Search code examples
pytorchclassificationautoencoderimage-classificationpytorch-lightning

forward() using Pytorch Lightning not giving consistent binary classification results for single VS multiple images


I have trained a Variational Autoencoder (VAE) with an additional fully connected layer after the encoder for binary image classification. It is setup using PyTorch Lightning. The encoder / decoder is resnet18 from PyTorch Lightning Bolts repo.

from pl_bolts.models.autoencoders.components import (
    resnet18_encoder,
    resnet18_decoder
)

class VariationalAutoencoder(LightningModule):

...

    self.first_conv: bool = False
    self.maxpool1: bool = False
    self.enc_out_dim: int = 512
    self.encoder = resnet18_encoder(first_conv, maxpool1)
    self.fc_object_identity = nn.Linear(self.enc_out_dim, 1)


    def forward(self, x):
        x_encoded = self.encoder(x)
        mu = self.fc_mu(x_encoded)
        log_var = self.fc_var(x_encoded)
        p, q, z = self.sample(mu, log_var)

        x_classification_score = torch.sigmoid(self.fc_object_identity(x_encoded))

        return self.decoder(z), x_classification_score

variational_autoencoder = VariationalAutoencoder.load_from_checkpoint(
        checkpoint_path=str(checkpoint_file_path)
    )

with torch.no_grad():
    predicted_images, classification_score = variational_autoencoder(test_images)

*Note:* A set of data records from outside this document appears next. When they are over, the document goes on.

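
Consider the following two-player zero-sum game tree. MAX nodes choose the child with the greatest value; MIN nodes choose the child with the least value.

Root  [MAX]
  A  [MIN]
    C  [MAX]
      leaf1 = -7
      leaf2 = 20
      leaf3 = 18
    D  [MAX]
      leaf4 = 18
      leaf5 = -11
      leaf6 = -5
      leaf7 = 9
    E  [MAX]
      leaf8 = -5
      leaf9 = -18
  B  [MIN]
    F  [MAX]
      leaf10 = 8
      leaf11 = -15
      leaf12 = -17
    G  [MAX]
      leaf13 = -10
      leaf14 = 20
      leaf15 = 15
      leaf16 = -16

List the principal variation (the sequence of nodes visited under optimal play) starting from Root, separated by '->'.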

The reconstructions work well for single images and multiple images when passed through forward(). However, when I pass multiple images to forward() I get different results for the classification score than if I pass a single image tensor:

# Image 1 (class=1) [1, 3, 64, 64]
x_classification_score = 0.9857

# Image 2 (class=0) [1, 3, 64, 64]
x_classification_score = 0.0175

# Image 1 and 2 [2, 3, 64, 64]
x_classification_score =[[0.8943],
                         [0.1736]]

Why is this happening?


Solution

  • You are using resnet18 which has a torch.nn.BatchNorm2d layer.

    Its behavior changes whether it is in train or eval mode. It calculates mean and variance across batch during training and hence its output is dependent on examples in this batch.

    In evaluation mode mean and variance gathered during training via moving average are used which is batch independent, hence results are the same.